熊伯言愣住了。
践行一条道?
面对一个近乎误解的、强势碾压而来的敌人,他设想了无数种可能,夺宝、报仇、收编、勒索,可唯独没有想过这个。
“莫非,此人已是修到了魔怔的程度,为了追寻古之道途,这才行此霸道事?”
想到此处,这个白发老翁张了张嘴,一时竟不知道该说些什么了,他本能地想问什么是你的道,但话到嘴边又咽了回去,毕竟对他们而言,什么道已不重要,关键是自家宗门此番是真的糟了糕。

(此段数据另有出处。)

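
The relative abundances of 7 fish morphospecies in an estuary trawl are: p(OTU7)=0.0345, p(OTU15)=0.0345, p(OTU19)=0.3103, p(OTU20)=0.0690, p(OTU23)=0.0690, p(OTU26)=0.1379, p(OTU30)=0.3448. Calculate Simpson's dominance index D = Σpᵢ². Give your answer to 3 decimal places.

0.246

D = 0.0345² + 0.0345² + 0.3103² + 0.069² + 0.069² + 0.1379² + 0.3448² = 0.00119 + 0.00119 + 0.09629 + 0.00476 + 0.00476 + 0.01902 + 0.11889 = 0.24609 (working shown to 5 dp, full precision carried).
To 3 decimal places, D = 0.246.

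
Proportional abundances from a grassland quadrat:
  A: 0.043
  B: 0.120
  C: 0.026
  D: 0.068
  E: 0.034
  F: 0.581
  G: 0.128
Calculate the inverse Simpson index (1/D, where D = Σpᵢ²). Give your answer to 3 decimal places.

D = 0.043² + 0.12² + 0.026² + 0.068² + 0.034² + 0.581² + 0.128² = 0.001849 + 0.014400 + 0.000676 + 0.004624 + 0.001156 + 0.337561 + 0.016384 = 0.376650 (working shown to 6 dp, full precision carried).
So 1/D = 2.65498, i.e. 2.655 to 3 decimal places.

2.655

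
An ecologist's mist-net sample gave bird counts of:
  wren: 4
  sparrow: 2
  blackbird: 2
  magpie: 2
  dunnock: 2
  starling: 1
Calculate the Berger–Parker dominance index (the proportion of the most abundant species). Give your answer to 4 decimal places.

Total N = 4+2+2+2+2+1 = 13, so the proportions are 0.307692, 0.153846, 0.153846, 0.153846, 0.153846, 0.076923 (working shown to 6 dp, full precision carried).
The largest proportion is 0.307692, i.e. d = 0.3077 to 4 decimal places.

0.3077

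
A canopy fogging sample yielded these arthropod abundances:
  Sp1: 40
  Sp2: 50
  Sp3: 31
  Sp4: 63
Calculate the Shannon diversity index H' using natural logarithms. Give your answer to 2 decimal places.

Total N = 40+50+31+63 = 184, so the proportions are 0.2174, 0.2717, 0.1685, 0.3424 (working shown to 4 dp, full precision carried).
Each pᵢ ln pᵢ term: 0.2174×(-1.5261)=-0.3318, 0.2717×(-1.3029)=-0.3541, 0.1685×(-1.7809)=-0.3001, 0.3424×(-1.0718)=-0.3670.
Sum = -1.3528, so H' = 1.35.

1.35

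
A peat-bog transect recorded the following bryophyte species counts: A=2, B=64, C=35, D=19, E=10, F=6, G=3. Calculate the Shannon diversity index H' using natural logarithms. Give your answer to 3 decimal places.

1.445

Total N = 2+64+35+19+10+6+3 = 139, so the proportions are 0.01439, 0.46043, 0.2518, 0.13669, 0.07194, 0.04317, 0.02158 (working shown to 5 dp, full precision carried).
Each pᵢ ln pᵢ term: 0.01439×(-4.24133)=-0.06103, 0.46043×(-0.77559)=-0.35711, 0.2518×(-1.37913)=-0.34726, 0.13669×(-1.99003)=-0.27202, 0.07194×(-2.63189)=-0.18934, 0.04317×(-3.14271)=-0.13566, 0.02158×(-3.83586)=-0.08279.
Sum = -1.44520, so H' = 1.445.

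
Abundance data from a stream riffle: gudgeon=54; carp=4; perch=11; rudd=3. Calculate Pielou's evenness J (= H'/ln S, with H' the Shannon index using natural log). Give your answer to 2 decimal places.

0.57

Total N = 54+4+11+3 = 72, so the proportions are 0.75, 0.0556, 0.1528, 0.0417 (working shown to 4 dp, full precision carried).
H' = −Σ pᵢ ln pᵢ = −((-0.2158) + (-0.1606) + (-0.2870) + (-0.1324)) = 0.7958.
With S = 4 species, ln S = 1.3863, so J = 0.7958/1.3863 = 0.5740, i.e. 0.57 to 2 decimal places.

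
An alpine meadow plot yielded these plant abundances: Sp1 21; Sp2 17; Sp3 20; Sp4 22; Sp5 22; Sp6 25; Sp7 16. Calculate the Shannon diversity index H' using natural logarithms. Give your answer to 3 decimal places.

1.936

Total N = 21+17+20+22+22+25+16 = 143, so the proportions are 0.14685, 0.11888, 0.13986, 0.15385, 0.15385, 0.17483, 0.11189 (working shown to 5 dp, full precision carried).
Each pᵢ ln pᵢ term: 0.14685×(-1.91832)=-0.28171, 0.11888×(-2.12963)=-0.25317, 0.13986×(-1.96711)=-0.27512, 0.15385×(-1.87180)=-0.28797, 0.15385×(-1.87180)=-0.28797, 0.17483×(-1.74397)=-0.30489, 0.11189×(-2.19026)=-0.24506.
Sum = -1.93590, so H' = 1.936.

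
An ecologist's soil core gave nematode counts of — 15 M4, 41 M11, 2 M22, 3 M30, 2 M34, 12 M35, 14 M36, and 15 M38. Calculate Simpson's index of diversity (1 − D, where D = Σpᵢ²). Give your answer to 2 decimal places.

0.77

Total N = 15+41+2+3+2+12+14+15 = 104, so the proportions are 0.1442, 0.3942, 0.0192, 0.0288, 0.0192, 0.1154, 0.1346, 0.1442 (working shown to 4 dp, full precision carried).
D = 0.1442² + 0.3942² + 0.0192² + 0.0288² + 0.0192² + 0.1154² + 0.1346² + 0.1442² = 0.0208 + 0.1554 + 0.0004 + 0.0008 + 0.0004 + 0.0133 + 0.0181 + 0.0208 = 0.2300.
So 1 − D = 0.7700, i.e. 0.77 to 2 decimal places.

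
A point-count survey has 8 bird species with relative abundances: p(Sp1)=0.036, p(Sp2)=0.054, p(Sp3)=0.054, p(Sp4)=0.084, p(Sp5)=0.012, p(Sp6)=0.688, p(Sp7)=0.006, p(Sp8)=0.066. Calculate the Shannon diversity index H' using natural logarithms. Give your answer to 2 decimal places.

1.16

Each pᵢ ln pᵢ term (working shown to 4 dp, full precision carried): 0.036×(-3.3242)=-0.1197, 0.054×(-2.9188)=-0.1576, 0.054×(-2.9188)=-0.1576, 0.084×(-2.4769)=-0.2081, 0.012×(-4.4228)=-0.0531, 0.688×(-0.3740)=-0.2573, 0.006×(-5.1160)=-0.0307, 0.066×(-2.7181)=-0.1794.
Sum = -1.1634, so H' = 1.16.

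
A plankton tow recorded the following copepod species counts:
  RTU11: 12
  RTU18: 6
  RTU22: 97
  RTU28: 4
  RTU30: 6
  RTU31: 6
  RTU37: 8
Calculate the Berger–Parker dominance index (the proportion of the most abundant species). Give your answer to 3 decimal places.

0.698

Total N = 12+6+97+4+6+6+8 = 139, so the proportions are 0.08633, 0.04317, 0.69784, 0.02878, 0.04317, 0.04317, 0.05755 (working shown to 5 dp, full precision carried).
The largest proportion is 0.69784, i.e. d = 0.698 to 3 decimal places.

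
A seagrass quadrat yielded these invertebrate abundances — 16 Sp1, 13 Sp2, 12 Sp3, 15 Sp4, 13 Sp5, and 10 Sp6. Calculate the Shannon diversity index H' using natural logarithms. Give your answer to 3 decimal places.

Total N = 16+13+12+15+13+10 = 79, so the proportions are 0.20253, 0.16456, 0.1519, 0.18987, 0.16456, 0.12658 (working shown to 5 dp, full precision carried).
Each pᵢ ln pᵢ term: 0.20253×(-1.59686)=-0.32341, 0.16456×(-1.80450)=-0.29694, 0.1519×(-1.88454)=-0.28626, 0.18987×(-1.66140)=-0.31546, 0.16456×(-1.80450)=-0.29694, 0.12658×(-2.06686)=-0.26163.
Sum = -1.78064, so H' = 1.781.

1.781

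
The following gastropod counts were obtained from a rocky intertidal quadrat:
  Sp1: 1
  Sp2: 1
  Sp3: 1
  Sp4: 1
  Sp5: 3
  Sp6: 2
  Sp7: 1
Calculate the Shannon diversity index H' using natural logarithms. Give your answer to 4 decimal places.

1.8344

Total N = 1+1+1+1+3+2+1 = 10, so the proportions are 0.1, 0.1, 0.1, 0.1, 0.3, 0.2, 0.1 (working shown to 6 dp, full precision carried).
Each pᵢ ln pᵢ term: 0.1×(-2.302585)=-0.230259, 0.1×(-2.302585)=-0.230259, 0.1×(-2.302585)=-0.230259, 0.1×(-2.302585)=-0.230259, 0.3×(-1.203973)=-0.361192, 0.2×(-1.609438)=-0.321888, 0.1×(-2.302585)=-0.230259.
Sum = -1.834372, so H' = 1.8344.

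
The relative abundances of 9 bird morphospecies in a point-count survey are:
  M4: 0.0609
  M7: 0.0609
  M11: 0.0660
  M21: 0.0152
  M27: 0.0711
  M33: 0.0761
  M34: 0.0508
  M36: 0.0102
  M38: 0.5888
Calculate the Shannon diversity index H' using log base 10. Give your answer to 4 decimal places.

Each pᵢ log₁₀ pᵢ term (working shown to 6 dp, full precision carried): 0.0609×(-1.215383)=-0.074017, 0.0609×(-1.215383)=-0.074017, 0.066×(-1.180456)=-0.077910, 0.0152×(-1.818156)=-0.027636, 0.0711×(-1.148130)=-0.081632, 0.0761×(-1.118615)=-0.085127, 0.0508×(-1.294136)=-0.065742, 0.0102×(-1.991400)=-0.020312, 0.5888×(-0.230032)=-0.135443.
Sum = -0.641836, so H' = 0.6418.

0.6418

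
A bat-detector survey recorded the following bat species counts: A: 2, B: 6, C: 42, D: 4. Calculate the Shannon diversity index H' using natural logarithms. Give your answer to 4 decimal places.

Total N = 2+6+42+4 = 54, so the proportions are 0.037037, 0.111111, 0.777778, 0.074074 (working shown to 6 dp, full precision carried).
Each pᵢ ln pᵢ term: 0.037037×(-3.295837)=-0.122068, 0.111111×(-2.197225)=-0.244136, 0.777778×(-0.251314)=-0.195467, 0.074074×(-2.602690)=-0.192792.
Sum = -0.754463, so H' = 0.7545.

0.7545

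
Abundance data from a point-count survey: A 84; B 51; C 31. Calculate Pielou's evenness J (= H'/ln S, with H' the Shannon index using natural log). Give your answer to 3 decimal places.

0.929

Total N = 84+51+31 = 166, so the proportions are 0.50602, 0.30723, 0.18675 (working shown to 5 dp, full precision carried).
H' = −Σ pᵢ ln pᵢ = −((-0.34469) + (-0.36258) + (-0.31336)) = 1.02063.
With S = 3 species, ln S = 1.09861, so J = 1.02063/1.09861 = 0.92902, i.e. 0.929 to 3 decimal places.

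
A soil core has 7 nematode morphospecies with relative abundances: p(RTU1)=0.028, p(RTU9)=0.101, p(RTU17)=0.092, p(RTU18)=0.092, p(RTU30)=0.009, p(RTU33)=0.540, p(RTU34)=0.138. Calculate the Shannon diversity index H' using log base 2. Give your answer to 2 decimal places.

Each pᵢ log₂ pᵢ term (working shown to 4 dp, full precision carried): 0.028×(-5.1584)=-0.1444, 0.101×(-3.3076)=-0.3341, 0.092×(-3.4422)=-0.3167, 0.092×(-3.4422)=-0.3167, 0.009×(-6.7959)=-0.0612, 0.54×(-0.8890)=-0.4800, 0.138×(-2.8573)=-0.3943.
Sum = -2.0474, so H' = 2.05.

2.05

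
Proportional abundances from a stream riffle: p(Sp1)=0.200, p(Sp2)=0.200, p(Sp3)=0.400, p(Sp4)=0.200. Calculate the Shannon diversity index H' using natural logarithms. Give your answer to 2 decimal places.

1.33

Each pᵢ ln pᵢ term (working shown to 4 dp, full precision carried): 0.2×(-1.6094)=-0.3219, 0.2×(-1.6094)=-0.3219, 0.4×(-0.9163)=-0.3665, 0.2×(-1.6094)=-0.3219.
Sum = -1.3322, so H' = 1.33.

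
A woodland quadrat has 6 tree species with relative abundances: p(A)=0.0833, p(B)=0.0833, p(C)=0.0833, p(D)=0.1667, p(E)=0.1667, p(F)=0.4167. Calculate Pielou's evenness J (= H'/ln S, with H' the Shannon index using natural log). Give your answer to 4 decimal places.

H' = −Σ pᵢ ln pᵢ = −((-0.207026) + (-0.207026) + (-0.207026) + (-0.298653) + (-0.298653) + (-0.364774)) = 1.583159 (working shown to 6 dp, full precision carried).
With S = 6 species, ln S = 1.791759, so J = 1.583159/1.791759 = 0.883578, i.e. 0.8836 to 4 decimal places.

0.8836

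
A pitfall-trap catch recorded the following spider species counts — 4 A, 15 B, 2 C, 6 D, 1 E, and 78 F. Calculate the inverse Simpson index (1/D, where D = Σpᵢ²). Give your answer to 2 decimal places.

Total N = 4+15+2+6+1+78 = 106, so the proportions are 0.03774, 0.14151, 0.01887, 0.0566, 0.00943, 0.73585 (working shown to 5 dp, full precision carried).
D = 0.03774² + 0.14151² + 0.01887² + 0.0566² + 0.00943² + 0.73585² = 0.00142 + 0.02002 + 0.00036 + 0.00320 + 0.00009 + 0.54147 = 0.56657.
So 1/D = 1.7650, i.e. 1.77 to 2 decimal places.

1.77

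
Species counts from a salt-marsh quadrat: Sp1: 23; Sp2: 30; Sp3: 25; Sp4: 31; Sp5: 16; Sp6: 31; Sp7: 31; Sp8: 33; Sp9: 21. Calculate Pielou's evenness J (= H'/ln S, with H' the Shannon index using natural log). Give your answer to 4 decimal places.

Total N = 23+30+25+31+16+31+31+33+21 = 241, so the proportions are 0.095436, 0.124481, 0.103734, 0.128631, 0.06639, 0.128631, 0.128631, 0.136929, 0.087137 (working shown to 6 dp, full precision carried).
H' = −Σ pᵢ ln pᵢ = −((-0.224207) + (-0.259369) + (-0.235054) + (-0.263797) + (-0.180064) + (-0.263797) + (-0.263797) + (-0.272255) + (-0.212638)) = 2.174979.
With S = 9 species, ln S = 2.197225, so J = 2.174979/2.197225 = 0.989876, i.e. 0.9899 to 4 decimal places.

0.9899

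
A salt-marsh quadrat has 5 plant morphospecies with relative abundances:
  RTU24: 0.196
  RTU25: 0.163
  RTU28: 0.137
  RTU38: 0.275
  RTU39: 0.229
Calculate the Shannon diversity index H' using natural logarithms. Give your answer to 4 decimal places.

Each pᵢ ln pᵢ term (working shown to 6 dp, full precision carried): 0.196×(-1.629641)=-0.319410, 0.163×(-1.814005)=-0.295683, 0.137×(-1.987774)=-0.272325, 0.275×(-1.290984)=-0.355021, 0.229×(-1.474033)=-0.337554.
Sum = -1.579992, so H' = 1.5800.

1.5800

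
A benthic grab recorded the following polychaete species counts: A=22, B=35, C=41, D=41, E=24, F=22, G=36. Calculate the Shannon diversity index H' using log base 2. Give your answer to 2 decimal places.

Total N = 22+35+41+41+24+22+36 = 221, so the proportions are 0.0995, 0.1584, 0.1855, 0.1855, 0.1086, 0.0995, 0.1629 (working shown to 4 dp, full precision carried).
Each pᵢ log₂ pᵢ term: 0.0995×(-3.3285)=-0.3313, 0.1584×(-2.6586)=-0.4210, 0.1855×(-2.4304)=-0.4509, 0.1855×(-2.4304)=-0.4509, 0.1086×(-3.2029)=-0.3478, 0.0995×(-3.3285)=-0.3313, 0.1629×(-2.6180)=-0.4265.
Sum = -2.7598, so H' = 2.76.

2.76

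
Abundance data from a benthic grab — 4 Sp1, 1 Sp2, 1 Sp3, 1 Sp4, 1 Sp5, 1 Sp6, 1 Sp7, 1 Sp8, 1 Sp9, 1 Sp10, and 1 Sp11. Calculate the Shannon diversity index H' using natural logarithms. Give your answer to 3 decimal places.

2.243

Total N = 4+1+1+1+1+1+1+1+1+1+1 = 14, so the proportions are 0.28571, 0.07143, 0.07143, 0.07143, 0.07143, 0.07143, 0.07143, 0.07143, 0.07143, 0.07143, 0.07143 (working shown to 5 dp, full precision carried).
Each pᵢ ln pᵢ term: 0.28571×(-1.25276)=-0.35793, 0.07143×(-2.63906)=-0.18850, 0.07143×(-2.63906)=-0.18850, 0.07143×(-2.63906)=-0.18850, 0.07143×(-2.63906)=-0.18850, 0.07143×(-2.63906)=-0.18850, 0.07143×(-2.63906)=-0.18850, 0.07143×(-2.63906)=-0.18850, 0.07143×(-2.63906)=-0.18850, 0.07143×(-2.63906)=-0.18850, 0.07143×(-2.63906)=-0.18850.
Sum = -2.24297, so H' = 2.243.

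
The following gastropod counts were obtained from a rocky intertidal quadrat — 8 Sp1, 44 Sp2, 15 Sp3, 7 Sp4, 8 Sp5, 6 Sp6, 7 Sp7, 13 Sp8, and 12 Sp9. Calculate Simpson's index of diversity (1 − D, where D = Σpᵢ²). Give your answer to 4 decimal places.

Total N = 8+44+15+7+8+6+7+13+12 = 120, so the proportions are 0.066667, 0.366667, 0.125, 0.058333, 0.066667, 0.05, 0.058333, 0.108333, 0.1 (working shown to 6 dp, full precision carried).
D = 0.066667² + 0.366667² + 0.125² + 0.058333² + 0.066667² + 0.05² + 0.058333² + 0.108333² + 0.1² = 0.004444 + 0.134444 + 0.015625 + 0.003403 + 0.004444 + 0.002500 + 0.003403 + 0.011736 + 0.010000 = 0.190000.
So 1 − D = 0.810000, i.e. 0.8100 to 4 decimal places.

0.8100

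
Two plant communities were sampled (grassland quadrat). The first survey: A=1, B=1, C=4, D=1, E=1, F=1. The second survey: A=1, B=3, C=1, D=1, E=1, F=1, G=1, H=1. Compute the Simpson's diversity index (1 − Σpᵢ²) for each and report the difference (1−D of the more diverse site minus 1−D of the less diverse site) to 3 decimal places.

0.099

The first survey: N=9, proportions 0.11111, 0.11111, 0.44444, 0.11111, 0.11111, 0.11111, giving 1−D = 0.74074 (working shown to 5 dp, full precision carried).
The second survey: N=10, proportions 0.1, 0.3, 0.1, 0.1, 0.1, 0.1, 0.1, 0.1, giving 1−D = 0.84000.
Difference = |0.74074 − 0.84000| = 0.09926, i.e. 0.099 to 3 decimal places.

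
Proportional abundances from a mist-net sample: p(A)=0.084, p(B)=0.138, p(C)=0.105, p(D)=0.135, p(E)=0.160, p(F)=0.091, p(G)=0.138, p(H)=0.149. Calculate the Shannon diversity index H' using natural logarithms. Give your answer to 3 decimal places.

2.057

Each pᵢ ln pᵢ term (working shown to 5 dp, full precision carried): 0.084×(-2.47694)=-0.20806, 0.138×(-1.98050)=-0.27331, 0.105×(-2.25379)=-0.23665, 0.135×(-2.00248)=-0.27033, 0.16×(-1.83258)=-0.29321, 0.091×(-2.39690)=-0.21812, 0.138×(-1.98050)=-0.27331, 0.149×(-1.90381)=-0.28367.
Sum = -2.05666, so H' = 2.057.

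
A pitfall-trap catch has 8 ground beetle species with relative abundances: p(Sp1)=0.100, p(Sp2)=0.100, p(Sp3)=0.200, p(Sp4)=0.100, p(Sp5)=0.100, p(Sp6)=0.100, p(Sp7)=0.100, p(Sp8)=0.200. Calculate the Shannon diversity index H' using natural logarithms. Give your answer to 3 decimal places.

2.025

Each pᵢ ln pᵢ term (working shown to 5 dp, full precision carried): 0.1×(-2.30259)=-0.23026, 0.1×(-2.30259)=-0.23026, 0.2×(-1.60944)=-0.32189, 0.1×(-2.30259)=-0.23026, 0.1×(-2.30259)=-0.23026, 0.1×(-2.30259)=-0.23026, 0.1×(-2.30259)=-0.23026, 0.2×(-1.60944)=-0.32189.
Sum = -2.02533, so H' = 2.025.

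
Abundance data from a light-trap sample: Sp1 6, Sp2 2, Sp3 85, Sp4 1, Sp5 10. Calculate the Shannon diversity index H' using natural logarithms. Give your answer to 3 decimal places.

Total N = 6+2+85+1+10 = 104, so the proportions are 0.05769, 0.01923, 0.81731, 0.00962, 0.09615 (working shown to 5 dp, full precision carried).
Each pᵢ ln pᵢ term: 0.05769×(-2.85263)=-0.16457, 0.01923×(-3.95124)=-0.07599, 0.81731×(-0.20174)=-0.16488, 0.00962×(-4.64439)=-0.04466, 0.09615×(-2.34181)=-0.22517.
Sum = -0.67527, so H' = 0.675.

0.675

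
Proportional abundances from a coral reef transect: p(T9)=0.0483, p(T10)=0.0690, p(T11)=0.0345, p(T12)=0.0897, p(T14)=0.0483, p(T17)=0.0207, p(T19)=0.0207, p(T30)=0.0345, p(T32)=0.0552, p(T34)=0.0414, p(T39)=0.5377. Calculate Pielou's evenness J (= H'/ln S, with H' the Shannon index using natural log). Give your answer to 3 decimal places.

0.714

H' = −Σ pᵢ ln pᵢ = −((-0.14636) + (-0.18448) + (-0.11615) + (-0.21629) + (-0.14636) + (-0.08027) + (-0.08027) + (-0.11615) + (-0.15990) + (-0.13184) + (-0.33362)) = 1.71170 (working shown to 5 dp, full precision carried).
With S = 11 species, ln S = 2.39790, so J = 1.71170/2.39790 = 0.71384, i.e. 0.714 to 3 decimal places.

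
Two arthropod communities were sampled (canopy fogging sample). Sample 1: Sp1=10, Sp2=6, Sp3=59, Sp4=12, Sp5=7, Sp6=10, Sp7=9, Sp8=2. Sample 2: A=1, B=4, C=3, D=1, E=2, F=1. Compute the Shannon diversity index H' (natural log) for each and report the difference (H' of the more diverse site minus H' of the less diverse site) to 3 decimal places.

Sample 1: N=115, proportions 0.08696, 0.05217, 0.51304, 0.10435, 0.06087, 0.08696, 0.07826, 0.01739, giving H' = 1.59729 (working shown to 5 dp, full precision carried).
Sample 2: N=12, proportions 0.08333, 0.33333, 0.25, 0.08333, 0.16667, 0.08333, giving H' = 1.63263.
Difference = |1.59729 − 1.63263| = 0.03534, i.e. 0.035 to 3 decimal places.

0.035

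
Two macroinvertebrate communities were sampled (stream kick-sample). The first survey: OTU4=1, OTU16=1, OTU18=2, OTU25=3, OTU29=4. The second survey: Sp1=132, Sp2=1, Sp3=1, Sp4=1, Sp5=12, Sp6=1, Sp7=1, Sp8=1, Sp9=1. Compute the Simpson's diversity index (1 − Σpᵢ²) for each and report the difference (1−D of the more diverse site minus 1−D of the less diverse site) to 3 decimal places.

The first survey: N=11, proportions 0.09091, 0.09091, 0.18182, 0.27273, 0.36364, giving 1−D = 0.74380 (working shown to 5 dp, full precision carried).
The second survey: N=151, proportions 0.87417, 0.00662, 0.00662, 0.00662, 0.07947, 0.00662, 0.00662, 0.00662, 0.00662, giving 1−D = 0.22920.
Difference = |0.74380 − 0.22920| = 0.51460, i.e. 0.515 to 3 decimal places.

0.515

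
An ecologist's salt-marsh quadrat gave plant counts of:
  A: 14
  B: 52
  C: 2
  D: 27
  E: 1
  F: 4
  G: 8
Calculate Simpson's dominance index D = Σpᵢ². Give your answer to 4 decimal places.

Total N = 14+52+2+27+1+4+8 = 108, so the proportions are 0.12963, 0.481481, 0.018519, 0.25, 0.009259, 0.037037, 0.074074 (working shown to 6 dp, full precision carried).
D = 0.12963² + 0.481481² + 0.018519² + 0.25² + 0.009259² + 0.037037² + 0.074074² = 0.016804 + 0.231824 + 0.000343 + 0.062500 + 0.000086 + 0.001372 + 0.005487 = 0.318416.
To 4 decimal places, D = 0.3184.

0.3184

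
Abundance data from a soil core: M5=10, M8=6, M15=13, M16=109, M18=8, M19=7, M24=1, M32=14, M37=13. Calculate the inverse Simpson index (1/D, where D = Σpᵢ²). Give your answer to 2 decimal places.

Total N = 10+6+13+109+8+7+1+14+13 = 181, so the proportions are 0.05525, 0.03315, 0.07182, 0.60221, 0.0442, 0.03867, 0.00552, 0.07735, 0.07182 (working shown to 5 dp, full precision carried).
D = 0.05525² + 0.03315² + 0.07182² + 0.60221² + 0.0442² + 0.03867² + 0.00552² + 0.07735² + 0.07182² = 0.00305 + 0.00110 + 0.00516 + 0.36266 + 0.00195 + 0.00150 + 0.00003 + 0.00598 + 0.00516 = 0.38659.
So 1/D = 2.5867, i.e. 2.59 to 2 decimal places.

2.59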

“行了,不用瞎想了,我这想法都还没完全想好,得是践行之后,慢慢修正。”陈清这时却突然开口,“你是宗主,那就跟我过来吧,你也不想自己一手打造的宗门,最终落个树倒猢狲散、满门皆干净吧?”
说着,他迈开步子,向那座石殿走去。
“还没想好?!”
熊伯言看着他的背影,嘴唇翕动,但最终却是什么没说,长叹一口气,垂下眼,跟了上去。
“我断剑宗,今后会变成什么样子啊……”
待得其人走入了殿中,那殿门在背后合拢,将满目疮痍的广场与惊魂未定的弟子们隔在了外面。
殿中只余陈清与熊伯言两人。
这时候,熊伯言的心里,不由自主的升起了一点怪异之感。
按理说,他才是此地之主,但如今,却成了忐忑不安入殿之人,他站在殿中,心里头那股气还没理顺,却也只能低头等着。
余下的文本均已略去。